Jage J, Heid F
Klinik für Anästhesiologie, Johannes Gutenberg-Universität, Langenbeckstrasse 1, 55131 Mainz.
Anaesthesist. 2006 Jun;55(6):611-28. doi: 10.1007/s00101-006-1012-9.
Addicts have an exaggerated organic and psychological comorbidity and in cases of major operations or polytrauma they are classified as high-risk patients. Additional perioperative problems are a higher analgetics requirement, craving, physical and/or psychological withdrawal symptoms, hyperalgesia and tolerance. However, the clinical expression depends on the substance abused. For a better understanding of the necessary perioperative measures, it is helpful to classify the substances into central nervous system depressors (e.g. heroin, alcohol, sedatives, hypnotics), stimulants (e.g. cocaine, amphetamines, designer drugs) and other psychotropic substances (e.g. cannabis, hallucinogens, inhalants). The perioperative therapy should not be a therapy for the addiction, as this is senseless. On the contrary, the characteristics of this chronic disease must be accepted.
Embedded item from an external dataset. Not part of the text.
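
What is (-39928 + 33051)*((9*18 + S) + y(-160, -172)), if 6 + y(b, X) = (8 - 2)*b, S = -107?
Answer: 6264947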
Anesthesia and analgesia must be generously stress protective and sufficiently analgesically effective. Equally important perioperative treatment principles are stabilization of physical dependence by substitution with methadone (for heroin addicts) or benzodiazepines/clonidine (for alcohol, sedatives and hypnotics addiction), avoidance of stress and craving, thorough intraoperative and postoperative stress relief by using regional techniques or systematically higher than normal dosages of anesthetics and opioids, strict avoidance of inadequate dosage of analgetics, postoperative optimization of regional or systemic analgesia by non-opioids and coanalgetics and consideration of the complex physical and psychological characteristics and comorbidities. Even in cases of abstinence (clean) an inadequate dosage must be avoided as this, and not an adequate pain therapy sometimes even with strong opioids, can potentially activate addiction. A protracted abstinence syndrome after withdrawal of opioids can lead to increased response to administered opioids (e.g. analgesia, side-effects).
成瘾者存在夸大的器质性和心理共病情况,在进行大手术或多发伤时,他们被归类为高危患者。围手术期的其他问题包括更高的镇痛需求、渴望、身体和/或心理戒断症状、痛觉过敏和耐受性。然而,临床表现取决于所滥用的物质。为了更好地理解必要的围手术期措施,将这些物质分为中枢神经系统抑制剂(如 heroin、酒精、镇静剂、催眠药)、兴奋剂(如可卡因、苯丙胺、合成毒品)和其他精神活性物质(如大麻、致幻剂、吸入剂)是有帮助的。围手术期治疗不应针对成瘾问题,因为这毫无意义。相反,必须接受这种慢性病的特点。麻醉和镇痛必须具有充分的应激保护作用且镇痛效果足够。同样重要的围手术期治疗原则包括用美沙酮替代(用于海洛因成瘾者)或苯二氮䓬类/可乐定(用于酒精、镇静剂和催眠药成瘾)来稳定身体依赖,避免应激和渴望,通过使用区域技术或系统地高于正常剂量的麻醉药和阿片类药物来彻底缓解术中和术后的应激,严格避免镇痛药物剂量不足,通过非阿片类药物和辅助镇痛药优化术后区域或全身镇痛,并考虑复杂的身体和心理特点及共病情况。即使在戒断(戒毒)的情况下,也必须避免剂量不足,因为这可能会激活成瘾,而不是充分的疼痛治疗(有时即使使用强效阿片类药物)。阿片类药物戒断后的长期戒断综合征可导致对所用阿片类药物的反应增加(如镇痛、副作用)。